Sala de trofeos de la captura de Abimael Guzmán  en la Dircote.Foto: ANDINA/Oscar Farje Gomero.

Sala de trofeos de la captura de Abimael Guzmán en la Dircote.Foto: ANDINA/Oscar Farje Gomero.

15:16 | Lima, Sep. 12.

Abimael Guzman Reinoso (a.k.a. Gonzalo) was the main leader of Shining Path terrorist group, which spread death and destruction all over Peru between the 1980s and 1990s.

This is the criminal history of Peru's most wanted terrorist for years, on whose head the Government put a US$1 million bounty.

Sendero Luminoso (Shining Path) began armed activities during presidential elections in May 1980 by burning ballot boxes in the Andean town of Chuschi (Ayacucho region), when the country returned to democracy after military rule.

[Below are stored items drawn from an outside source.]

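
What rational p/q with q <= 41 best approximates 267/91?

Expand x = 267/91 as a continued fraction with the Euclidean algorithm:
  267 = 2*91 + 85, so a_0 = 2.
  91 = 1*85 + 6, so a_1 = 1.
  85 = 14*6 + 1, so a_2 = 14.
  6 = 6*1 + 0, so a_3 = 6.
so x = [2; 1, 14, 6].
Convergents (p_i = a_i*p_{i-1} + p_{i-2}, q_i = a_i*q_{i-1} + q_{i-2} with p_{-2}=0, p_{-1}=1, q_{-2}=1, q_{-1}=0), until the denominator exceeds 41:
  i=0: a_0=2, p_0 = 2*1 + 0 = 2, q_0 = 2*0 + 1 = 1.
  i=1: a_1=1, p_1 = 1*2 + 1 = 3, q_1 = 1*1 + 0 = 1.
  i=2: a_2=14, p_2 = 14*3 + 2 = 44, q_2 = 14*1 + 1 = 15.
  i=3: a_3=6, p_3 = 6*44 + 3 = 267, q_3 = 6*15 + 1 = 91.
q_3 = 91 > 41, so the last convergent with denominator <= 41 is p_2/q_2 = 44/15.
The closest fraction with denominator <= 41 is either p_2/q_2 or the intermediate fraction (k*p_2 + p_1)/(k*q_2 + q_1) with the largest k >= 1 whose denominator stays <= 41; these approach x as k grows, and every other convergent or intermediate fraction in range is farther away.
Largest k: floor((41 - q_1)/q_2) = floor((41 - 1)/15) = 2.
That gives (2*44 + 3)/(2*15 + 1) = 91/31.
Compare the errors: |x - 44/15| = |267*15 - 44*91|/(91*15) = 1/1365, and |x - 91/31| = |267*31 - 91*91|/(91*31) = 4/2821.
Cross-multiplying, 1*2821 = 2821 < 5460 = 4*1365, so 1/1365 is smaller: the convergent 44/15 is closer to x than 91/31.

44/15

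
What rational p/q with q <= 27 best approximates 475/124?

23/6

Expand x = 475/124 as a continued fraction with the Euclidean algorithm:
  475 = 3*124 + 103, so a_0 = 3.
  124 = 1*103 + 21, so a_1 = 1.
  103 = 4*21 + 19, so a_2 = 4.
  21 = 1*19 + 2, so a_3 = 1.
  19 = 9*2 + 1, so a_4 = 9.
  2 = 2*1 + 0, so a_5 = 2.
so x = [3; 1, 4, 1, 9, 2].
Convergents (p_i = a_i*p_{i-1} + p_{i-2}, q_i = a_i*q_{i-1} + q_{i-2} with p_{-2}=0, p_{-1}=1, q_{-2}=1, q_{-1}=0), until the denominator exceeds 27:
  i=0: a_0=3, p_0 = 3*1 + 0 = 3, q_0 = 3*0 + 1 = 1.
  i=1: a_1=1, p_1 = 1*3 + 1 = 4, q_1 = 1*1 + 0 = 1.
  i=2: a_2=4, p_2 = 4*4 + 3 = 19, q_2 = 4*1 + 1 = 5.
  i=3: a_3=1, p_3 = 1*19 + 4 = 23, q_3 = 1*5 + 1 = 6.
  i=4: a_4=9, p_4 = 9*23 + 19 = 226, q_4 = 9*6 + 5 = 59.
q_4 = 59 > 27, so the last convergent with denominator <= 27 is p_3/q_3 = 23/6.
The closest fraction with denominator <= 27 is either p_3/q_3 or the intermediate fraction (k*p_3 + p_2)/(k*q_3 + q_2) with the largest k >= 1 whose denominator stays <= 27; these approach x as k grows, and every other convergent or intermediate fraction in range is farther away.
Largest k: floor((27 - q_2)/q_3) = floor((27 - 5)/6) = 3.
That gives (3*23 + 19)/(3*6 + 5) = 88/23.
Compare the errors: |x - 23/6| = |475*6 - 23*124|/(124*6) = 2/744, and |x - 88/23| = |475*23 - 88*124|/(124*23) = 13/2852.
Cross-multiplying, 2*2852 = 5704 < 9672 = 13*744, so 2/744 is smaller: the convergent 23/6 is closer to x than 88/23.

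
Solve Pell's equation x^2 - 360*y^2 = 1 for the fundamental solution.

First expand sqrt(360) as a continued fraction. With x_i = (sqrt(360) + m_i)/d_i and (m_0, d_0) = (0, 1): a_0 = floor(sqrt(360)) = 18, since 18^2 = 324 <= 360 < 361 = 19^2.
Iterate m_{i+1} = d_i*a_i - m_i, d_{i+1} = (360 - m_{i+1}^2)/d_i, a_{i+1} = floor((a_0 + m_{i+1})/d_{i+1}):
  m_1 = 1*18 - 0 = 18, d_1 = (360 - 18^2)/1 = 36/1 = 36, a_1 = floor((18 + 18)/36) = 1.
  m_2 = 36*1 - 18 = 18, d_2 = (360 - 18^2)/36 = 36/36 = 1, a_2 = floor((18 + 18)/1) = 36.
  m_3 = 1*36 - 18 = 18, d_3 = (360 - 18^2)/1 = 36/1 = 36: (m_3, d_3) = (m_1, d_1) = (18, 36), so from here the quotients repeat a_1, a_2; the period length is 2.
So sqrt(360) = [18; (1, 36)] with period length k = 2.
k is even, so the fundamental solution of x^2 - 360y^2 = 1 is (p_{k-1}, q_{k-1}) = (p_1, q_1); compute convergents through index 1.
Convergents (p_i = a_i*p_{i-1} + p_{i-2}, q_i = a_i*q_{i-1} + q_{i-2} with p_{-2}=0, p_{-1}=1, q_{-2}=1, q_{-1}=0):
  i=0: a_0=18, p_0 = 18*1 + 0 = 18, q_0 = 18*0 + 1 = 1.
  i=1: a_1=1, p_1 = 1*18 + 1 = 19, q_1 = 1*1 + 0 = 1.
Check: 19^2 - 360*1^2 = 361 - 360 = 1, so (x, y) = (19, 1) solves the equation, and by the theorem it is the least positive solution.

(x, y) = (19, 1)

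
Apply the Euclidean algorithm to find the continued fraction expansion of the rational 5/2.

[2; 2]

Run the Euclidean algorithm on 5 and 2; the successive quotients are the partial quotients a_0, a_1, ... (each step inverts the fractional part left over by the previous one):
  5 = 2*2 + 1, so a_0 = 2.
  2 = 2*1 + 0, so a_1 = 2.
The remainder reaches 0 after 2 divisions, so the expansion has 2 partial quotients, read off in order.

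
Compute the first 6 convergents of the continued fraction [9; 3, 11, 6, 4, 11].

Using the convergent recurrence p_i = a_i*p_{i-1} + p_{i-2}, q_i = a_i*q_{i-1} + q_{i-2} with p_{-2}=0, p_{-1}=1, q_{-2}=1, q_{-1}=0:
  i=0: a_0=9, p_0 = 9*1 + 0 = 9, q_0 = 9*0 + 1 = 1.
  i=1: a_1=3, p_1 = 3*9 + 1 = 28, q_1 = 3*1 + 0 = 3.
  i=2: a_2=11, p_2 = 11*28 + 9 = 317, q_2 = 11*3 + 1 = 34.
  i=3: a_3=6, p_3 = 6*317 + 28 = 1930, q_3 = 6*34 + 3 = 207.
  i=4: a_4=4, p_4 = 4*1930 + 317 = 8037, q_4 = 4*207 + 34 = 862.
  i=5: a_5=11, p_5 = 11*8037 + 1930 = 90337, q_5 = 11*862 + 207 = 9689.

9/1, 28/3, 317/34, 1930/207, 8037/862, 90337/9689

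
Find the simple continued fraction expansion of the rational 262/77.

Run the Euclidean algorithm on 262 and 77; the successive quotients are the partial quotients a_0, a_1, ... (each step inverts the fractional part left over by the previous one):
  262 = 3*77 + 31, so a_0 = 3.
  77 = 2*31 + 15, so a_1 = 2.
  31 = 2*15 + 1, so a_2 = 2.
  15 = 15*1 + 0, so a_3 = 15.
The remainder reaches 0 after 4 divisions, so the expansion has 4 partial quotients, read off in order.

[3; 2, 2, 15]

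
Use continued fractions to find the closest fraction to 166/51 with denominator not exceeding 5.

Expand x = 166/51 as a continued fraction with the Euclidean algorithm:
  166 = 3*51 + 13, so a_0 = 3.
  51 = 3*13 + 12, so a_1 = 3.
  13 = 1*12 + 1, so a_2 = 1.
  12 = 12*1 + 0, so a_3 = 12.
so x = [3; 3, 1, 12].
Convergents (p_i = a_i*p_{i-1} + p_{i-2}, q_i = a_i*q_{i-1} + q_{i-2} with p_{-2}=0, p_{-1}=1, q_{-2}=1, q_{-1}=0), until the denominator exceeds 5:
  i=0: a_0=3, p_0 = 3*1 + 0 = 3, q_0 = 3*0 + 1 = 1.
  i=1: a_1=3, p_1 = 3*3 + 1 = 10, q_1 = 3*1 + 0 = 3.
  i=2: a_2=1, p_2 = 1*10 + 3 = 13, q_2 = 1*3 + 1 = 4.
  i=3: a_3=12, p_3 = 12*13 + 10 = 166, q_3 = 12*4 + 3 = 51.
q_3 = 51 > 5, so the last convergent with denominator <= 5 is p_2/q_2 = 13/4.
The closest fraction with denominator <= 5 is either p_2/q_2 or the intermediate fraction (k*p_2 + p_1)/(k*q_2 + q_1) with the largest k >= 1 whose denominator stays <= 5; these approach x as k grows, and every other convergent or intermediate fraction in range is farther away.
Largest k: floor((5 - q_1)/q_2) = floor((5 - 3)/4) = 0.
Since k = 0, no intermediate fraction beyond p_2/q_2 has denominator <= 5, so the convergent 13/4 is the closest (its error is |166*4 - 13*51|/(51*4) = 1/204).

13/4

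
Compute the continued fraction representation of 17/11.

[1; 1, 1, 5]

Run the Euclidean algorithm on 17 and 11; the successive quotients are the partial quotients a_0, a_1, ... (each step inverts the fractional part left over by the previous one):
  17 = 1*11 + 6, so a_0 = 1.
  11 = 1*6 + 5, so a_1 = 1.
  6 = 1*5 + 1, so a_2 = 1.
  5 = 5*1 + 0, so a_3 = 5.
The remainder reaches 0 after 4 divisions, so the expansion has 4 partial quotients, read off in order.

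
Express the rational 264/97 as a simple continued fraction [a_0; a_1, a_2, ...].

Run the Euclidean algorithm on 264 and 97; the successive quotients are the partial quotients a_0, a_1, ... (each step inverts the fractional part left over by the previous one):
  264 = 2*97 + 70, so a_0 = 2.
  97 = 1*70 + 27, so a_1 = 1.
  70 = 2*27 + 16, so a_2 = 2.
  27 = 1*16 + 11, so a_3 = 1.
  16 = 1*11 + 5, so a_4 = 1.
  11 = 2*5 + 1, so a_5 = 2.
  5 = 5*1 + 0, so a_6 = 5.
The remainder reaches 0 after 7 divisions, so the expansion has 7 partial quotients, read off in order.

[2; 1, 2, 1, 1, 2, 5]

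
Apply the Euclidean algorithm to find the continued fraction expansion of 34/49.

[0; 1, 2, 3, 1, 3]

Run the Euclidean algorithm on 34 and 49; the successive quotients are the partial quotients a_0, a_1, ... (each step inverts the fractional part left over by the previous one):
  34 = 0*49 + 34, so a_0 = 0.
  49 = 1*34 + 15, so a_1 = 1.
  34 = 2*15 + 4, so a_2 = 2.
  15 = 3*4 + 3, so a_3 = 3.
  4 = 1*3 + 1, so a_4 = 1.
  3 = 3*1 + 0, so a_5 = 3.
The remainder reaches 0 after 6 divisions, so the expansion has 6 partial quotients, read off in order.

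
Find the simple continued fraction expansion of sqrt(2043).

Write x_i = (sqrt(2043) + m_i)/d_i with (m_0, d_0) = (0, 1). a_0 = floor(sqrt(2043)) = 45, since 45^2 = 2025 <= 2043 < 2116 = 46^2.
Iterate m_{i+1} = d_i*a_i - m_i, d_{i+1} = (2043 - m_{i+1}^2)/d_i, a_{i+1} = floor((a_0 + m_{i+1})/d_{i+1}):
  m_1 = 1*45 - 0 = 45, d_1 = (2043 - 45^2)/1 = 18/1 = 18, a_1 = floor((45 + 45)/18) = 5.
  m_2 = 18*5 - 45 = 45, d_2 = (2043 - 45^2)/18 = 18/18 = 1, a_2 = floor((45 + 45)/1) = 90.
  m_3 = 1*90 - 45 = 45, d_3 = (2043 - 45^2)/1 = 18/1 = 18: (m_3, d_3) = (m_1, d_1) = (45, 18), so from here the quotients repeat a_1, a_2; the period length is 2.
Hence the expansion of sqrt(2043) is a_0 = 45 followed by the repeating block 5, 90 (period 2).

[45; (5, 90)]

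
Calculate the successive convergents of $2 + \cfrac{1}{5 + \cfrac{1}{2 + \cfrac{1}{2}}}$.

Using the convergent recurrence p_i = a_i*p_{i-1} + p_{i-2}, q_i = a_i*q_{i-1} + q_{i-2} with p_{-2}=0, p_{-1}=1, q_{-2}=1, q_{-1}=0:
  i=0: a_0=2, p_0 = 2*1 + 0 = 2, q_0 = 2*0 + 1 = 1.
  i=1: a_1=5, p_1 = 5*2 + 1 = 11, q_1 = 5*1 + 0 = 5.
  i=2: a_2=2, p_2 = 2*11 + 2 = 24, q_2 = 2*5 + 1 = 11.
  i=3: a_3=2, p_3 = 2*24 + 11 = 59, q_3 = 2*11 + 5 = 27.

2/1, 11/5, 24/11, 59/27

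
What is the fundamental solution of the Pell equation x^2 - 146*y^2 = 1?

First expand sqrt(146) as a continued fraction. With x_i = (sqrt(146) + m_i)/d_i and (m_0, d_0) = (0, 1): a_0 = floor(sqrt(146)) = 12, since 12^2 = 144 <= 146 < 169 = 13^2.
Iterate m_{i+1} = d_i*a_i - m_i, d_{i+1} = (146 - m_{i+1}^2)/d_i, a_{i+1} = floor((a_0 + m_{i+1})/d_{i+1}):
  m_1 = 1*12 - 0 = 12, d_1 = (146 - 12^2)/1 = 2/1 = 2, a_1 = floor((12 + 12)/2) = 12.
  m_2 = 2*12 - 12 = 12, d_2 = (146 - 12^2)/2 = 2/2 = 1, a_2 = floor((12 + 12)/1) = 24.
  m_3 = 1*24 - 12 = 12, d_3 = (146 - 12^2)/1 = 2/1 = 2: (m_3, d_3) = (m_1, d_1) = (12, 2), so from here the quotients repeat a_1, a_2; the period length is 2.
So sqrt(146) = [12; (12, 24)] with period length k = 2.
k is even, so the fundamental solution of x^2 - 146y^2 = 1 is (p_{k-1}, q_{k-1}) = (p_1, q_1); compute convergents through index 1.
Convergents (p_i = a_i*p_{i-1} + p_{i-2}, q_i = a_i*q_{i-1} + q_{i-2} with p_{-2}=0, p_{-1}=1, q_{-2}=1, q_{-1}=0):
  i=0: a_0=12, p_0 = 12*1 + 0 = 12, q_0 = 12*0 + 1 = 1.
  i=1: a_1=12, p_1 = 12*12 + 1 = 145, q_1 = 12*1 + 0 = 12.
Check: 145^2 - 146*12^2 = 21025 - 21024 = 1, so (x, y) = (145, 12) solves the equation, and by the theorem it is the least positive solution.

(x, y) = (145, 12)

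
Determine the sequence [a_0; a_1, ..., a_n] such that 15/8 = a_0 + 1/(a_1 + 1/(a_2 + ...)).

[1; 1, 7]

Run the Euclidean algorithm on 15 and 8; the successive quotients are the partial quotients a_0, a_1, ... (each step inverts the fractional part left over by the previous one):
  15 = 1*8 + 7, so a_0 = 1.
  8 = 1*7 + 1, so a_1 = 1.
  7 = 7*1 + 0, so a_2 = 7.
The remainder reaches 0 after 3 divisions, so the expansion has 3 partial quotients, read off in order.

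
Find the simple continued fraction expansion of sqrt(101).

[10; (20)]

Write x_i = (sqrt(101) + m_i)/d_i with (m_0, d_0) = (0, 1). a_0 = floor(sqrt(101)) = 10, since 10^2 = 100 <= 101 < 121 = 11^2.
Iterate m_{i+1} = d_i*a_i - m_i, d_{i+1} = (101 - m_{i+1}^2)/d_i, a_{i+1} = floor((a_0 + m_{i+1})/d_{i+1}):
  m_1 = 1*10 - 0 = 10, d_1 = (101 - 10^2)/1 = 1/1 = 1, a_1 = floor((10 + 10)/1) = 20.
  m_2 = 1*20 - 10 = 10, d_2 = (101 - 10^2)/1 = 1/1 = 1: (m_2, d_2) = (m_1, d_1) = (10, 1), so from here the quotient a_1 repeats; the period length is 1.
Hence the expansion of sqrt(101) is a_0 = 10 followed by the repeating block 20 (period 1).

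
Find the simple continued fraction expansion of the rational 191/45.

[4; 4, 11]

Run the Euclidean algorithm on 191 and 45; the successive quotients are the partial quotients a_0, a_1, ... (each step inverts the fractional part left over by the previous one):
  191 = 4*45 + 11, so a_0 = 4.
  45 = 4*11 + 1, so a_1 = 4.
  11 = 11*1 + 0, so a_2 = 11.
The remainder reaches 0 after 3 divisions, so the expansion has 3 partial quotients, read off in order.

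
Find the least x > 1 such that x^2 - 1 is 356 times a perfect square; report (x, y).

First expand sqrt(356) as a continued fraction. With x_i = (sqrt(356) + m_i)/d_i and (m_0, d_0) = (0, 1): a_0 = floor(sqrt(356)) = 18, since 18^2 = 324 <= 356 < 361 = 19^2.
Iterate m_{i+1} = d_i*a_i - m_i, d_{i+1} = (356 - m_{i+1}^2)/d_i, a_{i+1} = floor((a_0 + m_{i+1})/d_{i+1}):
  m_1 = 1*18 - 0 = 18, d_1 = (356 - 18^2)/1 = 32/1 = 32, a_1 = floor((18 + 18)/32) = 1.
  m_2 = 32*1 - 18 = 14, d_2 = (356 - 14^2)/32 = 160/32 = 5, a_2 = floor((18 + 14)/5) = 6.
  m_3 = 5*6 - 14 = 16, d_3 = (356 - 16^2)/5 = 100/5 = 20, a_3 = floor((18 + 16)/20) = 1.
  m_4 = 20*1 - 16 = 4, d_4 = (356 - 4^2)/20 = 340/20 = 17, a_4 = floor((18 + 4)/17) = 1.
  m_5 = 17*1 - 4 = 13, d_5 = (356 - 13^2)/17 = 187/17 = 11, a_5 = floor((18 + 13)/11) = 2.
  m_6 = 11*2 - 13 = 9, d_6 = (356 - 9^2)/11 = 275/11 = 25, a_6 = floor((18 + 9)/25) = 1.
  m_7 = 25*1 - 9 = 16, d_7 = (356 - 16^2)/25 = 100/25 = 4, a_7 = floor((18 + 16)/4) = 8.
  m_8 = 4*8 - 16 = 16, d_8 = (356 - 16^2)/4 = 100/4 = 25, a_8 = floor((18 + 16)/25) = 1.
  m_9 = 25*1 - 16 = 9, d_9 = (356 - 9^2)/25 = 275/25 = 11, a_9 = floor((18 + 9)/11) = 2.
  m_10 = 11*2 - 9 = 13, d_10 = (356 - 13^2)/11 = 187/11 = 17, a_10 = floor((18 + 13)/17) = 1.
  m_11 = 17*1 - 13 = 4, d_11 = (356 - 4^2)/17 = 340/17 = 20, a_11 = floor((18 + 4)/20) = 1.
  m_12 = 20*1 - 4 = 16, d_12 = (356 - 16^2)/20 = 100/20 = 5, a_12 = floor((18 + 16)/5) = 6.
  m_13 = 5*6 - 16 = 14, d_13 = (356 - 14^2)/5 = 160/5 = 32, a_13 = floor((18 + 14)/32) = 1.
  m_14 = 32*1 - 14 = 18, d_14 = (356 - 18^2)/32 = 32/32 = 1, a_14 = floor((18 + 18)/1) = 36.
  m_15 = 1*36 - 18 = 18, d_15 = (356 - 18^2)/1 = 32/1 = 32: (m_15, d_15) = (m_1, d_1) = (18, 32), so from here the quotients repeat a_1, ..., a_14; the period length is 14.
So sqrt(356) = [18; (1, 6, 1, 1, 2, 1, 8, 1, 2, 1, 1, 6, 1, 36)] with period length k = 14.
k is even, so the fundamental solution of x^2 - 356y^2 = 1 is (p_{k-1}, q_{k-1}) = (p_13, q_13); compute convergents through index 13.
Convergents (p_i = a_i*p_{i-1} + p_{i-2}, q_i = a_i*q_{i-1} + q_{i-2} with p_{-2}=0, p_{-1}=1, q_{-2}=1, q_{-1}=0):
  i=0: a_0=18, p_0 = 18*1 + 0 = 18, q_0 = 18*0 + 1 = 1.
  i=1: a_1=1, p_1 = 1*18 + 1 = 19, q_1 = 1*1 + 0 = 1.
  i=2: a_2=6, p_2 = 6*19 + 18 = 132, q_2 = 6*1 + 1 = 7.
  i=3: a_3=1, p_3 = 1*132 + 19 = 151, q_3 = 1*7 + 1 = 8.
  i=4: a_4=1, p_4 = 1*151 + 132 = 283, q_4 = 1*8 + 7 = 15.
  i=5: a_5=2, p_5 = 2*283 + 151 = 717, q_5 = 2*15 + 8 = 38.
  i=6: a_6=1, p_6 = 1*717 + 283 = 1000, q_6 = 1*38 + 15 = 53.
  i=7: a_7=8, p_7 = 8*1000 + 717 = 8717, q_7 = 8*53 + 38 = 462.
  i=8: a_8=1, p_8 = 1*8717 + 1000 = 9717, q_8 = 1*462 + 53 = 515.
  i=9: a_9=2, p_9 = 2*9717 + 8717 = 28151, q_9 = 2*515 + 462 = 1492.
  i=10: a_10=1, p_10 = 1*28151 + 9717 = 37868, q_10 = 1*1492 + 515 = 2007.
  i=11: a_11=1, p_11 = 1*37868 + 28151 = 66019, q_11 = 1*2007 + 1492 = 3499.
  i=12: a_12=6, p_12 = 6*66019 + 37868 = 433982, q_12 = 6*3499 + 2007 = 23001.
  i=13: a_13=1, p_13 = 1*433982 + 66019 = 500001, q_13 = 1*23001 + 3499 = 26500.
Check: 500001^2 - 356*26500^2 = 250001000001 - 250001000000 = 1, so (x, y) = (500001, 26500) solves the equation, and by the theorem it is the least positive solution.

(x, y) = (500001, 26500)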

Since then, the Philosophy professor went into hiding and led a war against the country, bringing death, causing thousands of disappearances, and destroying public property for over a decade.

According to Peru's Truth and Reconciliation Commission, Shining Path was the first group to perpetrate violence in the country and was responsible for 54% of the deaths and disappearances reported to the Commission.

The terrorist organization used acts of extreme violence and unprecedented cruelty to frighten the population.

In 1990, the National Police created the Special Intelligence Group (GEIN) to capture the terror leaders.

Guzman was captured as he met with other members of Shining Path's central committee on September 12th, 1992, at Maritza Garrido Lecca's house in Lima's Surquillo district.

It must be noted Shining Path member Garrido Lecca has been released from prison on Monday night after serving a 25-year sentence for terrorism.

On the other hand, Abimael Guzman is serving a life sentence in the maximum security prison at the naval base in Callao.

He currently faces a process for the car-bomb attack on Tarata Street in Lima's upscale Miraflores district.